В этом человеке было что-то до такой степени антипатичное мне, что я невольно поморщился. Я положительно не выношу фатов и денди, даже когда они приличны и хорошо одеты. Майор же (младший офицер был в этом чине) походил на лакея, которому в жизни повезло. Мне даже казалось не по силам тяжело соглашаться с ним или делать вид, что я соглашаюсь с его речами.
– Вряд ли даже возможно ожидать, что вы переварите англичан, – вежливым тоном заметил я, – так как вам пришлось проглотить и переварить ваше честное слово.
Майор повернулся на каблуках с выражением лица, которое, вероятно, представлялось ему ужасным; заговорить же он не мог, так как снова стал чихать самым жестоким образом.
– Самому мне не случалось отведывать этого кушанья, – воспользовавшись благоприятной минутой, прибавил я. – Говорят, оно невкусно. А как вы нашли его, сударь?
В это мгновение полковник с поразительной быстротой пробудился от своей летаргии. Не успели мы с майором произнести ни слова, как старик уже стоял между нами, говоря:
– Стыдитесь, господа! Неужели теперь время для того, чтобы французы, товарищи по оружию, ссорились между собой? Мы окружены врагами. Шум голосов, одно чересчур громкое слово, и мы снова очутимся в неволе. Monsieur le Commandant, вы жестоко оскорблены, но я прошу, я требую, в случае нужды, я приказываю, чтобы дело было отложено до того времени, когда мы вернемся во Францию и нам не будет грозить никакая опасность. Тогда, если вы пожелаете, я предложу вам свои услуги. Вы же, молодой человек, выказали жестокость и легкомыслие, свойственное юности. Этот джентльмен выше вас по чину, он уже не молод. (Можете вообразить, какое лицо состроил майор в эту минуту!).

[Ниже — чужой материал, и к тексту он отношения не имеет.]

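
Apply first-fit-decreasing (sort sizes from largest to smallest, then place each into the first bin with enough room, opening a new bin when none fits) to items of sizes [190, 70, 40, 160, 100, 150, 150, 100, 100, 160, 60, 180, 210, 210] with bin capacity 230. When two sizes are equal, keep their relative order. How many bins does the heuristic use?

10

Sorted descending: 210, 210, 190, 180, 160, 160, 150, 150, 100, 100, 100, 70, 60, 40.
  210 → bin 1 (new)  [load 210/230]
  210 → bin 2 (new)  [load 210/230]
  190 → bin 3 (new)  [load 190/230]
  180 → bin 4 (new)  [load 180/230]
  160 → bin 5 (new)  [load 160/230]
  160 → bin 6 (new)  [load 160/230]
  150 → bin 7 (new)  [load 150/230]
  150 → bin 8 (new)  [load 150/230]
  100 → bin 9 (new)  [load 100/230]
  100 → bin 9  [load 200/230]
  100 → bin 10 (new)  [load 100/230]
  70 → bin 5  [load 230/230]
  60 → bin 6  [load 220/230]
  40 → bin 3  [load 230/230]
10 bins opened.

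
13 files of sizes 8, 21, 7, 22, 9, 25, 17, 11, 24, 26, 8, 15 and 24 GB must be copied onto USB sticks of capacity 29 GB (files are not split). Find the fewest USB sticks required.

Total = 26 + 25 + 24 + 24 + 22 + 21 + 17 + 15 + 11 + 9 + 8 + 8 + 7 = 217 GB.
Lower bound: ⌈217/29⌉ = 8 USB sticks.
A packing using 9 USB sticks:
  USB stick 1: 26 = 26
  USB stick 2: 25 = 25
  USB stick 3: 24 = 24
  USB stick 4: 24 = 24
  USB stick 5: 22 + 7 = 29
  USB stick 6: 21 + 8 = 29
  USB stick 7: 17 + 11 = 28
  USB stick 8: 15 + 9 = 24
  USB stick 9: 8 = 8
No arrangement into 8 USB sticks stays within capacity, so 9 is optimal.

9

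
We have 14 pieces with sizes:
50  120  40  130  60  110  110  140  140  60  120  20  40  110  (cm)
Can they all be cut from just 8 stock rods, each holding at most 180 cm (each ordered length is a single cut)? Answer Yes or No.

Yes

A valid assignment using 8 stock rods:
  stock rod 1: 140 + 40 = 180
  stock rod 2: 140 + 40 = 180
  stock rod 3: 130 + 50 = 180
  stock rod 4: 120 + 60 = 180
  stock rod 5: 120 + 60 = 180
  stock rod 6: 110 + 20 = 130
  stock rod 7: 110 = 110
  stock rod 8: 110 = 110
Every load is within 180 cm, so 8 stock rods suffice.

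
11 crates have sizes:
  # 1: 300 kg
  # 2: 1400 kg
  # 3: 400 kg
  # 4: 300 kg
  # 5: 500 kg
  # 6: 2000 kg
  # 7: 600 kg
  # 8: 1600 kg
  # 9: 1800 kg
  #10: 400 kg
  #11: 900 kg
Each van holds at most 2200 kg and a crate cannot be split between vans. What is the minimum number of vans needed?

5

Total = 2000 + 1800 + 1600 + 1400 + 900 + 600 + 500 + 400 + 400 + 300 + 300 = 10200 kg.
Lower bound: ⌈10200/2200⌉ = 5 vans.
A packing using 5 vans:
  van 1: 2000 = 2000
  van 2: 1800 + 400 = 2200
  van 3: 1600 + 600 = 2200
  van 4: 1400 + 500 + 300 = 2200
  van 5: 900 + 400 + 300 = 1600
This matches the lower bound, so 5 is optimal.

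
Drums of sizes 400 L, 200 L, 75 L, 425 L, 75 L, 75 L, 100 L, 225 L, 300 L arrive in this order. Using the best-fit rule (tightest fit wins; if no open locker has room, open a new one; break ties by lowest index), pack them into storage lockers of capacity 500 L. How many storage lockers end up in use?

5

  400 → locker 1 (new)  [load 400/500]
  200 → locker 2 (new)  [load 200/500]
  75 → locker 1  [load 475/500]
  425 → locker 3 (new)  [load 425/500]
  75 → locker 3  [load 500/500]
  75 → locker 2  [load 275/500]
  100 → locker 2  [load 375/500]
  225 → locker 4 (new)  [load 225/500]
  300 → locker 5 (new)  [load 300/500]
5 storage lockers opened.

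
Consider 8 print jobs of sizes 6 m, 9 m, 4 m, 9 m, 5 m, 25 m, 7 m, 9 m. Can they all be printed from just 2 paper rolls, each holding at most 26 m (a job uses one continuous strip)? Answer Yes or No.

Total = 74 m; ⌈74/26⌉ = 3.
At least 3 paper rolls are required, but only 2 are allowed.

No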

Он нарушил свое слово, я не знаю, какое побуждение руководило им; вам тоже это неизвестно, быть может, в нем говорил патриотизм (во время вражды двух стран в этом нет ничего невероятного); может быть, человеколюбие, крайняя необходимость заставили его поступить так, как он поступил. Вы не знаете ничего о его прошлом, между тем решаетесь набросить тень на его честь. Нарушившего слово следует жалеть, а не поднимать на смех. Я, полковник империи, тоже нарушил данное слово. Но почему? В течение многих лет я хлопотал, чтобы меня обменяли на кого-нибудь из пленных англичан, однако люди, имевшие силу при военном министерстве, постоянно перебивали мне дорогу. Мне приходилось ждать, а там, дома, дочь моя лежит, не вставая с постели. Я и то боюсь, что опоздал! Она больна, очень больна, при смерти. У меня нет ничего, кроме моей дочери, моего императора, моей чести; я жертвую честью – пусть тот, кто желает, осуждает меня! Сердце мое сжалось.
– Ради Бога, – воскликнул я, – забудьте то, что я сказал! Слово? Может ли оно бороться с жизнью, смертью и любовью? Я прошу у вас извинения, а также и у майора. Пока мы будем вместе с вами, вам не придется более жаловаться на меня. Молю Бога, чтобы вы встретили вашу дочь живой и здоровой.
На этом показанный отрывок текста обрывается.